Comme si cela ne suffisait pas, à mesure que la nouvelle se répandait et que les réactions affluaient, la théâtralité s’est amplifiée. Tweet après tweet, Elon Musk a attisé les flammes avec la verve d’un super-vilain. 

On l’a vu demander un cryptage de bout en bout pour les messages directs envoyés sur Twitter, puis promettre de remettre de la cocaïne dans le Coca-Cola. Il était à la fois le propriétaire, le visionnaire et le bouffon de la cour. Il était invincible.

En bref, nous sommes dans de beaux draps.

Au-delà de cette folie, l’objectif déclaré d’Elon Musk à travers le rachat de Twitter porte sur un prétendu retour à la liberté d’expression, ou une réduction de la modération du contenu. Dans ce cas précis, la « liberté d’expression » est en réalité un blanc-seing permettant à la droite d’intimider sans retenue.

Twitter va devenir encore plus inaccessible

D’après ce que nous savons jusqu’à présent, c’est-à-dire très peu de choses, si Twitter se retrouve finalement entre ses mains, il affirme qu’il ouvrira les algorithmes afin que les utilisateurs aient une meilleure idée de ce qui se passe en coulisses.

Mais il fera également de Twitter une société privée, ce qui va à l’encontre de l’ambition affichée de rendre la plateforme plus transparente. D’une opacité déjà frustrante, Twitter va devenir encore plus inaccessible.

L’appel d’Elon Musk à une approche plus laxiste en matière de modération des contenus a déjà résonné et dynamisé la droite américaine, qui y voit la possibilité d’un retour de l’ancien président Donald Trump.

Le rachat par Elon Musk pourrait avoir un effet dévastateur sur les membres déjà marginalisés de la communauté numérique

Même si Trump affirme jusqu’à présent qu’il ne reviendra pas sur Twitter, les récents événements ont certainement relevé les enjeux alors que les activistes du numérique se démènent pour cerner ce nouveau paysage.

La plupart s’accordent à dire que le rachat par Elon Musk pourrait avoir un effet dévastateur sur les membres déjà marginalisés de la communauté numérique.

Selon l’organisation de défense des droits numériques Access Now, « à moins que les protections nécessaires en matière de droits de l’homme ne soient incluses dans les conditions de la vente – qui n’ont pas encore été divulguées –, les actionnaires de Twitter doivent voter contre l’accord pour défendre les utilisateurs les plus vulnérables de la plateforme ».
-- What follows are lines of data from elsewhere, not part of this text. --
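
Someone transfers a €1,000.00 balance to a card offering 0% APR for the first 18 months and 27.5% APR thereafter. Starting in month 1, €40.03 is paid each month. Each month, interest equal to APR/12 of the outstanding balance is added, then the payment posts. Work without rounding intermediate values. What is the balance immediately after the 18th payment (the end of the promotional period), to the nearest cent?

Promo months 1–18 at r₀ = 0%/12 = 0; months 19+ at r₁ = 27.5%/12 = 0.0229167.
After month 18 (no interest yet): B = €1,000.00 − 18·€40.03 = €279.46.

€279.46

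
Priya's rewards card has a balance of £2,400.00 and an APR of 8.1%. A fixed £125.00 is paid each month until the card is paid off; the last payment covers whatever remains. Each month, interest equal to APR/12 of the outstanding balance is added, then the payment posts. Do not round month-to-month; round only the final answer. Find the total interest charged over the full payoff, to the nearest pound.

£179

Monthly rate r = 8.1%/12 = 0.675% = 0.00675.
Payoff takes n = ⌈−ln(1 − rB₀/P)/ln(1+r)⌉ = ⌈20.633⌉ = 21 payments; the last is £79.18.
Total paid = 20·£125.00 + £79.18 = £2,579.18.
Total interest = total paid − principal = £2,579.18 − £2,400.00 = £179.18.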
Néanmoins, les partisans d’Elon Musk continuent de mettre en valeur sa prétendue quête visant à sauver la liberté d’expression et soutiennent que le milliardaire pourrait investir dans une multitude d’autres produits pour gagner encore plus d’argent.

Marjorie Taylor Greene, membre d’extrême droite de la Chambre des représentants américaine, s’exprime sur le rachat de Twitter par Elon Musk lors d’une conférence de presse à Washington, le 28 avril 2022 (AFP)
Marjorie Taylor Greene, membre d’extrême droite de la Chambre des représentants américaine, s’exprime sur le rachat de Twitter par Elon Musk lors d’une conférence de presse à Washington, le 28 avril 2

Cela revient à ignorer deux éléments cruciaux : l’immense pouvoir culturel que représente la possession d’une plateforme sociale influente, ainsi que la manière dont cette plateforme a dynamisé la marque d’Elon Musk au cours de la dernière décennie. Twitter est une pièce maîtresse de son jeu.
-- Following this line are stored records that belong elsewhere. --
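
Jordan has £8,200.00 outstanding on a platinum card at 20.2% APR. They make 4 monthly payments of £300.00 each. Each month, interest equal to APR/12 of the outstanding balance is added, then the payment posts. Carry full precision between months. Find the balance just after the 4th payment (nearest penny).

£7,535.59

Monthly rate r = 20.2%/12 = 1.68333% = 0.0168333.
Each month: B ← B·(1+r) − £300.00.
Month 1: interest £138.03; balance after payment £8,038.03.
Month 2: interest £135.31; balance after payment £7,873.34.
Month 3: interest £132.53; balance after payment £7,705.87.
Month 4: interest £129.72; balance after payment £7,535.59.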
Par ailleurs, l’idée selon laquelle Elon Musk ferait revenir des sujets de discussion de droite « étouffés » revient à ignorer les propres conclusions de Twitter selon lesquelles les algorithmes du site « amplifient déjà davantage les contenus politiques de droite que ceux de gauche ».

« Étendre la lumière de la conscience »

À travers cette détermination à le présenter comme l’homme ultime qui résoudra les problèmes, qui transforme en or tout ce qu’il touche, déterminé à préserver un esprit américain masculin très pionnier, Elon Musk est érigé par ses partisans en sauveur blanc mythique des temps modernes.
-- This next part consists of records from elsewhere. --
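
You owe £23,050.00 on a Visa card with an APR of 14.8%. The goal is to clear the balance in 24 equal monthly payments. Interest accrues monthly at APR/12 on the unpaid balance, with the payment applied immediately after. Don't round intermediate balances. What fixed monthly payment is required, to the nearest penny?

Monthly rate r = 14.8%/12 = 1.23333% = 0.0123333.
Level-payment amortization: P = B₀·r / (1 − (1+r)^(−n)) = 23050.00·0.0123333 / (1 − 1.01233^(−24)).
Denominator 1 − (1+r)^(−24) = 0.254864753.
P = 284.283 / 0.254864753 ≈ 1115.43.

£1,115.43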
Même l’ancien cofondateur de Twitter, Jack Dorsey, l’a décoré d’un attribut similaire lorsqu’il a approuvé la vente, le décrivant comme « la seule solution à laquelle [il fait] confiance [pour] étendre la lumière de la conscience. »

Tous semblent ignorer qu’Elon Musk n’a littéralement aucun antécédent démontrable en matière d’engagement envers la liberté d’expression, un élément prétendument central de son acquisition

Au-delà de la mise en scène, tous semblent ignorer qu’Elon Musk n’a littéralement aucun antécédent démontrable en matière d’engagement envers la liberté d’expression, un élément prétendument central de son acquisition.

L’histoire de la commande de Tesla annulée en 2016 par Elon Musk, passée par un blogueur qui l’avait critiqué, est certes l’exemple le plus cité, mais on se souvient moins des informations rapportées par Bloomberg en 2021, selon lesquelles Tesla avait demandé au gouvernement chinois de censurer les critiques à l’encontre de l’entreprise sur les réseaux sociaux.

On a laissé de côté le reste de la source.